Transient stability calculation is one of the most important issues in the power system analysis. The advanced technique such as dynamic security analysis online, emergency control of security and stability, intelligent scheduling require to conduct the transient stability simulation rapidly, accurately, credibly. Therefore, it is very necessary for us to improve the simulation speed.The main purpose of the paper is to decrease the calculation amount in the transient stability calculation process.The paper states the ideas as follows to achieve the goal:On one hand, optimizing the nodes ordering algorithm.First, the paper introduces several heuristic algorithms such as T-2, MD-ML, MD-A1, MD-MNP and states the theory of every heuristic algorithm from the aspect of graph theory and text the effectiveness on five different classical power systems.
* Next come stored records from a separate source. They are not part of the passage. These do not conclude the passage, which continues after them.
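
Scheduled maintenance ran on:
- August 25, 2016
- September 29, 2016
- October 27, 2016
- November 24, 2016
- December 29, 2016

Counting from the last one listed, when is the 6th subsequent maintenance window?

June 29, 2017

Every date is a Thursday; gaps 35, 28, 28, 35 days.
Each is the last Thursday of its month (at least one falls on the 29th or later, ruling out '4th Thursday').
Last Thursday of January 2017: January 26, 2017.
Last Thursday of February 2017: February 23, 2017.
Last Thursday of March 2017: March 30, 2017.
April 2017 ends with Thursday April 27, 2017.
Last Thursday of May 2017: May 25, 2017.
June 2017 ends with Thursday June 29, 2017.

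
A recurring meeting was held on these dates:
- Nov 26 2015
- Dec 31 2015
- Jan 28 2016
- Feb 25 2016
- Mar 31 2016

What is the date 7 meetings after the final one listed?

Oct 27 2016

All Thursdays; the gaps (35, 28, 28, 35) vary with month length.
This is the last Thursday of each month.
April 2016 ends with Thursday Apr 28 2016.
May 2016 ends with Thursday May 26 2016.
June 2016 ends with Thursday Jun 30 2016.
July 2016 ends with Thursday Jul 28 2016.
Last Thursday of August 2016: Aug 25 2016.
September 2016 ends with Thursday Sep 29 2016.
Last Thursday of October 2016: Oct 27 2016.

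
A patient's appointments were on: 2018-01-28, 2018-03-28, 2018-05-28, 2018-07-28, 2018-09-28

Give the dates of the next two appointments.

2018-11-28, 2019-01-28

Each date is the 28th; the gaps (59, 61, 61, 62) track the month lengths.
The rule is the 28th of every 2 months.
Next: November 2018 → 2018-11-28.
January 2019: 2019-01-28.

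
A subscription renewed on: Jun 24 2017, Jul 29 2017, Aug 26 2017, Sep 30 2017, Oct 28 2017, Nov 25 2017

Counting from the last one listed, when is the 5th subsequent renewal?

Apr 28 2018

These are Saturdays with 35, 28, 35, 28, 28-day gaps.
Each is the final Saturday of its month — Jul 29 2017 is past the 28th, so '4th Saturday' doesn't fit.
Last Saturday of December 2017: Dec 30 2017.
January 2018 ends with Saturday Jan 27 2018.
February 2018 ends with Saturday Feb 24 2018.
March 2018 ends with Saturday Mar 31 2018.
Last Saturday of April 2018: Apr 28 2018.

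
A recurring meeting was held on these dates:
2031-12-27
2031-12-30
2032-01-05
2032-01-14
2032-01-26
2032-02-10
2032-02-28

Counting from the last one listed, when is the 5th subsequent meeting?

2032-07-12

The spacing grows by 3 each time: 3, 6, 9, 12, 15, 18 days.
Next gap: 21 days. 2032-02-28 + 21 days = 2032-03-20.
Next gap: 24 days. 2032-03-20 + 24 days = 2032-04-13.
Next gap: 27 days. 2032-04-13 + 27 days = 2032-05-10.
Next gap: 30 days. 2032-05-10 + 30 days = 2032-06-09.
Next gap: 33 days. 2032-06-09 + 33 days = 2032-07-12.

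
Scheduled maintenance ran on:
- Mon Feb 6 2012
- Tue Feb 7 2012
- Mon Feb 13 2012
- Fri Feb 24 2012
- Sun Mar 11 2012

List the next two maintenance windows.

The spacing grows by 5 each time: 1, 6, 11, 16 days.
Next gap: 21 days. Sun Mar 11 2012 + 21 days = Sun Apr 1 2012.
Next gap: 26 days. Sun Apr 1 2012 + 26 days = Fri Apr 27 2012.

Sun Apr 1 2012, Fri Apr 27 2012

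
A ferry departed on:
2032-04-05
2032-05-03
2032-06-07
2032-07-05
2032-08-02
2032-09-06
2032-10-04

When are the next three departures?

2032-11-01, 2032-12-06, 2033-01-03

These are Mondays at 28- or 35-day spacing (28, 35, 28, 28, 35, 28).
The pattern: 1st Monday of the month.
1st Monday of November 2032: 2032-11-01.
December 2032 — 1st Monday is 2032-12-06.
January 2033 — 1st Monday is 2033-01-03.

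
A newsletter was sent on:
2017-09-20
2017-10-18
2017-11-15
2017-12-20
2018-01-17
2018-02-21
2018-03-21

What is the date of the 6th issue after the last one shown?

These are Wednesdays at 28- or 35-day spacing (28, 28, 35, 28, 35, 28).
The pattern: 3rd Wednesday of the month.
3rd Wednesday of April 2018: 2018-04-18.
3rd Wednesday of May 2018: 2018-05-16.
June 2018 — 3rd Wednesday is 2018-06-20.
3rd Wednesday of July 2018: 2018-07-18.
3rd Wednesday of August 2018: 2018-08-15.
3rd Wednesday of September 2018: 2018-09-19.

2018-09-19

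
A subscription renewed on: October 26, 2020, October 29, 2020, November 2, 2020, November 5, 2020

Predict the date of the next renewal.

November 9, 2020

The gap pattern 3, 4, 3 repeats every 2 events.
These are the Mondays and Thursdays of each week.
Next Monday: November 9, 2020.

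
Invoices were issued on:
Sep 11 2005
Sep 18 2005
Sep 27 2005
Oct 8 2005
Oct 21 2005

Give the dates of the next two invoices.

The spacing grows by 2 each time: 7, 9, 11, 13 days.
Next gap: 15 days. Oct 21 2005 + 15 days = Nov 5 2005.
Next gap: 17 days. Nov 5 2005 + 17 days = Nov 22 2005.

Nov 5 2005, Nov 22 2005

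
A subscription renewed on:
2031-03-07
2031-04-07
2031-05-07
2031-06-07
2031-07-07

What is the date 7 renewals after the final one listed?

2032-02-07

Each date is the 7th; the gaps (31, 30, 31, 30) track the month lengths.
The rule is the 7th of each month.
Next: August 2031 → 2031-08-07.
September 2031: 2031-09-07.
October 2031: 2031-10-07.
Next: November 2031 → 2031-11-07.
December 2031: 2031-12-07.
January 2032: 2032-01-07.
February 2032: 2032-02-07.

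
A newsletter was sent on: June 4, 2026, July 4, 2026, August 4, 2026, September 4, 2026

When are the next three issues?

October 4, 2026; November 4, 2026; December 4, 2026

Gaps: 30, 31, 31 days — not constant. Every event is on the 4th of the month.
Pattern: the 4th of each month.
October 2026: October 4, 2026.
Next: November 2026 → November 4, 2026.
December 2026: December 4, 2026.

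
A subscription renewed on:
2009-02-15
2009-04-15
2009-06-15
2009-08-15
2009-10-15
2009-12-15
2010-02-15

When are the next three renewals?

2010-04-15, 2010-06-15, 2010-08-15

Each date is the 15th; the gaps (59, 61, 61, 61, 61, 62) track the month lengths.
The rule is the 15th of every 2 months.
Next: April 2010 → 2010-04-15.
Next: June 2010 → 2010-06-15.
Next: August 2010 → 2010-08-15.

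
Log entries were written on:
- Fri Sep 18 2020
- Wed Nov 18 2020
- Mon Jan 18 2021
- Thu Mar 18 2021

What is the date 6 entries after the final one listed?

Fri Mar 18 2022

The day-of-month is always 18 (61, 61, 59 days between events).
So this recurs on the 18th of every 2 months.
May 2021: Tue May 18 2021.
July 2021: Sun Jul 18 2021.
Next: September 2021 → Sat Sep 18 2021.
November 2021: Thu Nov 18 2021.
January 2022: Tue Jan 18 2022.
March 2022: Fri Mar 18 2022.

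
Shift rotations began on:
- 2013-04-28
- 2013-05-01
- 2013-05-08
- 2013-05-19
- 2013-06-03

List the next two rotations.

Intervals are 3, 7, 11, 15 days — an arithmetic progression with common difference 4.
Next gap: 19 days. 2013-06-03 + 19 days = 2013-06-22.
Next gap: 23 days. 2013-06-22 + 23 days = 2013-07-15.

2013-06-22, 2013-07-15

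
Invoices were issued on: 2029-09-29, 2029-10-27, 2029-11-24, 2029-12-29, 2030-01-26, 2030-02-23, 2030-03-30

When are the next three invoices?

2030-04-27, 2030-05-25, 2030-06-29

Every date is a Saturday; gaps 28, 28, 35, 28, 28, 35 days.
Each is the last Saturday of its month (at least one falls on the 29th or later, ruling out '4th Saturday').
Last Saturday of April 2030: 2030-04-27.
May 2030 ends with Saturday 2030-05-25.
June 2030 ends with Saturday 2030-06-29.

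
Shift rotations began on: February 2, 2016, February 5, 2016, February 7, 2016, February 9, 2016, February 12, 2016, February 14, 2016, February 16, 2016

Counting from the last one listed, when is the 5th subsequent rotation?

February 28, 2016

The gap pattern 3, 2, 2, 3, 2, 2 repeats every 3 events.
These are the Tuesdays, Fridays and Sundays of each week.
Next Friday: February 19, 2016.
Next Sunday: February 21, 2016.
Next Tuesday: February 23, 2016.
The following Friday is February 26, 2016.
The following Sunday is February 28, 2016.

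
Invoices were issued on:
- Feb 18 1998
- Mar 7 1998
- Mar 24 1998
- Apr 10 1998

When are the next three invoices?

Every event comes 17 days after the last (17, 17, 17).
Apr 10 1998 + 17 days = Apr 27 1998.
Apr 27 1998 + 17 days = May 14 1998.
May 14 1998 + 17 days = May 31 1998.

Apr 27 1998, May 14 1998, May 31 1998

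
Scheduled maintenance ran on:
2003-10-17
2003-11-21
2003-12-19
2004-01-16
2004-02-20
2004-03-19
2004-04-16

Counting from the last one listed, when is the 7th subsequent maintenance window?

Gaps: 35, 28, 28, 35, 28, 28 days — a mix of 28 and 35. Every date is a Friday.
Each is the 3rd Friday of its month.
May 2004 — 3rd Friday is 2004-05-21.
3rd Friday of June 2004: 2004-06-18.
July 2004 — 3rd Friday is 2004-07-16.
3rd Friday of August 2004: 2004-08-20.
3rd Friday of September 2004: 2004-09-17.
October 2004 — 3rd Friday is 2004-10-15.
November 2004 — 3rd Friday is 2004-11-19.

2004-11-19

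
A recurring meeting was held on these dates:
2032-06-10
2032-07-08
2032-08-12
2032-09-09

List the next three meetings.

These are Thursdays at 28- or 35-day spacing (28, 35, 28).
The pattern: 2nd Thursday of the month.
2nd Thursday of October 2032: 2032-10-14.
November 2032 — 2nd Thursday is 2032-11-11.
2nd Thursday of December 2032: 2032-12-09.

2032-10-14, 2032-11-11, 2032-12-09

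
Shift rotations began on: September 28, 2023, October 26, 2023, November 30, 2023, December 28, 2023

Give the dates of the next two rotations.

January 25, 2024; February 29, 2024

These are Thursdays with 28, 35, 28-day gaps.
Each is the final Thursday of its month — November 30, 2023 is past the 28th, so '4th Thursday' doesn't fit.
January 2024 ends with Thursday January 25, 2024.
Last Thursday of February 2024: February 29, 2024.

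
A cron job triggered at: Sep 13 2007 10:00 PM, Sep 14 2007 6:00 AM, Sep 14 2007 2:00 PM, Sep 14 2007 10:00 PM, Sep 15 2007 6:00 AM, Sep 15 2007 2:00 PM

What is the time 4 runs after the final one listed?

Sep 16 2007 10:00 PM

The interval is a steady 8 hours (8, 8, 8, 8, 8).
Sep 15 2007 2:00 PM + 8 h = Sep 15 2007 10:00 PM.
Sep 15 2007 10:00 PM + 8 h = Sep 16 2007 6:00 AM.
Sep 16 2007 6:00 AM + 8 h = Sep 16 2007 2:00 PM.
Sep 16 2007 2:00 PM + 8 h = Sep 16 2007 10:00 PM.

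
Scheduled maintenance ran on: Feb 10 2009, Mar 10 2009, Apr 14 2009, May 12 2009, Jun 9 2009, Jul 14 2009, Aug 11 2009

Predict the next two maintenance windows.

Sep 8 2009, Oct 13 2009

All dates are Tuesdays, 28, 35, 28, 28, 35, 28 days apart.
Specifically, the 2nd Tuesday of each month.
September 2009 — 2nd Tuesday is Sep 8 2009.
2nd Tuesday of October 2009: Oct 13 2009.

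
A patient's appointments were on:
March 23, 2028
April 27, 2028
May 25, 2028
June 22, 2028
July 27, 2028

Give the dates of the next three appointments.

These are Thursdays at 28- or 35-day spacing (35, 28, 28, 35).
The pattern: 4th Thursday of the month.
4th Thursday of August 2028: August 24, 2028.
September 2028 — 4th Thursday is September 28, 2028.
4th Thursday of October 2028: October 26, 2028.

August 24, 2028; September 28, 2028; October 26, 2028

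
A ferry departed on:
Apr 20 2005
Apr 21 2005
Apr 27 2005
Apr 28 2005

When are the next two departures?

The gap pattern 1, 6, 1 repeats every 2 events.
These are the Wednesdays and Thursdays of each week.
Next Wednesday: May 4 2005.
Next Thursday: May 5 2005.

May 4 2005, May 5 2005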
Then, because the heuristic algorithms search the optimization step by step, they can’t get the globally optimal solution. To overcome this weakness of heuristic algorithms, the paper provides Particle Swarm Optimization (which is shorted as PSO) to achieve the globally optimal solution.At last, the paper puts forward an algorithm named as MD-MNP-SG. In the process of transient stability calculation, the order of non-zero elements in the sparse vector are the same as the wanted solutions in the solution vector. To take advantage of this characteristic, the algorithm here aims to arrange those non-zero elements close to the root node so as to shorten the average path length of those non-zero elements. The paper provides the algorithm flow chart and simulation results.On the other hand, when solving the network equation YV=I, the iterative process of transient stability calculation would be different under different load models. The paper focuses on the motor model. Because the dummy current of motors keeps the same during one integration step, the node voltage of some motors will also remain the same during this integration step. Therefore, it’s unnecessary to solve these node voltage.Given this point, the paper comes up with an algorithm which sets three graph paths for the back substitution process to avoid redundant calculation amount.